Andra pisze:Basma dziekuje, samo tak wychodzi gdy slowa plyna z serca.
Baabciu droga- zeby zrozumiec tresc przekazu- trzeba rozumu. To prawda. Ale zeby wiedziec- posluze sie przykladem: zalozmy ze rozmawiasz ze mna. A ja jestem Chinka, i mowie po chinsku. Zalozmy ze nie znasz tego jezyka, wiec nie rozumiesz ni w zab. Ale powiedz:czy nie wyczujesz kiedy mowie prawde a kiedy lze? Prawda inaczej brzmi, prawda? Glebiej siega, az do serca.

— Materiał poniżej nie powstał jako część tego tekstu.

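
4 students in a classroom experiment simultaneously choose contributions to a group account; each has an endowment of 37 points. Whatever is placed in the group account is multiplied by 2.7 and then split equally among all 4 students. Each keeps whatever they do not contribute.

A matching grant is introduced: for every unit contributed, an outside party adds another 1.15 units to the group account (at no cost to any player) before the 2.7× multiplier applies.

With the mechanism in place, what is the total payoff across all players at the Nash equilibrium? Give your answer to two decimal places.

With the mechanism, a contributed unit returns 2.7 × 2.15 / 4 = 1.4513 per unit of net cost to the contributor — now above 1 — so contributing fully is weakly dominant for every player.
At the Nash equilibrium everyone contributes 37. Group total payoff = 2.7 × 2.15 × 148 = 859.14.

859.14 points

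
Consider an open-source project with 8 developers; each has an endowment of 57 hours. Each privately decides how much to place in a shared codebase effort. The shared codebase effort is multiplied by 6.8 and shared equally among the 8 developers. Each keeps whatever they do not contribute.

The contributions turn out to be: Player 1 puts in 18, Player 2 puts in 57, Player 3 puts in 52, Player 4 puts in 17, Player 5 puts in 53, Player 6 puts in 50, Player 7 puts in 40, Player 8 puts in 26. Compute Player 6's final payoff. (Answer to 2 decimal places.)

273.05 hours

Total contributed: 18 + 57 + 52 + 17 + 53 + 50 + 40 + 26 = 313.
Each receives 6.8 × 313 / 8 = 266.05 from the shared codebase effort.
Player 6 keeps 57 − 50 = 7, so Player 6's payoff is 7 + 266.05 = 273.05.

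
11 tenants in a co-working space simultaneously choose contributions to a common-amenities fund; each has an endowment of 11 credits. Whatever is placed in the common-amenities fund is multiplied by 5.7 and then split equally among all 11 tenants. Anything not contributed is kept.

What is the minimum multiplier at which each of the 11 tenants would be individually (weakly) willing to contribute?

11

A contributed unit returns (multiplier)/11 to its contributor.
This reaches 1 exactly when the multiplier is 11.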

Wiesz co, ja nie jestem Baabcia, ale i tak wejdę Wam w słowo, bo podałaś świetny przykład.
Chcesz powiedzieć, że Ty wyczujesz prawdę nawet jak po chińsku ktoś będzie do Ciebie mówił?

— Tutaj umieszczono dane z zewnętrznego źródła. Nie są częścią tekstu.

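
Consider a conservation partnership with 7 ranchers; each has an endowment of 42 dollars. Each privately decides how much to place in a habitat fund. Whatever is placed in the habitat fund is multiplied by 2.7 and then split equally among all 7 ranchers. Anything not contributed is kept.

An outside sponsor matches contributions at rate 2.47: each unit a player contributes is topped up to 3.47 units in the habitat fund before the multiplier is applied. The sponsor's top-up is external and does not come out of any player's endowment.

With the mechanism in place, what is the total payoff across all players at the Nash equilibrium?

2754.49 dollars

Under the mechanism each unit contributed yields 2.7 × 3.47 / 7 = 1.3384 back to its contributor per unit of net cost, which exceeds 1, making full contribution the dominant choice for everyone.
At the Nash equilibrium everyone contributes 42. Group total payoff = 2.7 × 3.47 × 294 = 2754.49.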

A dlaczego tego nie wyczuwasz, jak ktoś od Ciebie mówi po polsku?
Dlaczego jak ja 'mówiłam do Ciebie sercem', Ty nie czułaś nic? (to trwa dalej). Wprost przeciwnie: twierdziłaś, że we mnie nic nie ma, brak 'głębi', zero?...

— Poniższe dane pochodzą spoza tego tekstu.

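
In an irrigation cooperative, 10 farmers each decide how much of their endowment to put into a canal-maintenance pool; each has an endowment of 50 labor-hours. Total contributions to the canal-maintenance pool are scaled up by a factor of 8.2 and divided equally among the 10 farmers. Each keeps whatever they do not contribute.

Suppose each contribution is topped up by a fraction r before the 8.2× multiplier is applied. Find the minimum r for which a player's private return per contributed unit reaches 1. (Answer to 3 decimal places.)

0.220

With matching at rate r, one contributed unit becomes (1 + r) in the canal-maintenance pool and returns 8.2 × (1 + r) / 10 to the contributor.
Setting this equal to 1: 1 + r = 10/8.2 = 1.2195.
So the minimum matching rate is r = 1.2195 − 1 = 0.220.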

Ja Ci powiem, dlaczego. Dlatego, że nie odbierasz mnie sercem, a
głową... O moich uczuciach nie możesz wiedzieć nic, tak jak żaden inny człowiek o uczuciach kogoś innego. Każdy ma wgląd tylko w
swoje uczucia. I dlatego ja wiem, że 'mówiłam do Ciebie sercem'. Tego zakwestionować nie możesz.
A wniosek sama wyciągnij. W końcu. Nie jest tak, jak
myślisz, że jest...
I tylko nie zrozum, że ja Ci coś wypominam, w żadnym wypadku, ale tylko tak osobisty przykład mogę brać za miarodajny, więc dlatego to tego wracam. Raczysz nas tu teoriami z głowy wziętymi i wpierasz, że to serce. Możliwe, że tego już nie odróżniasz... Ale jak sobie uświadomisz to i owo, może ten 'chaos' w Twojej głowie minie i przestaniesz sobie przeczyć w co drugim poście?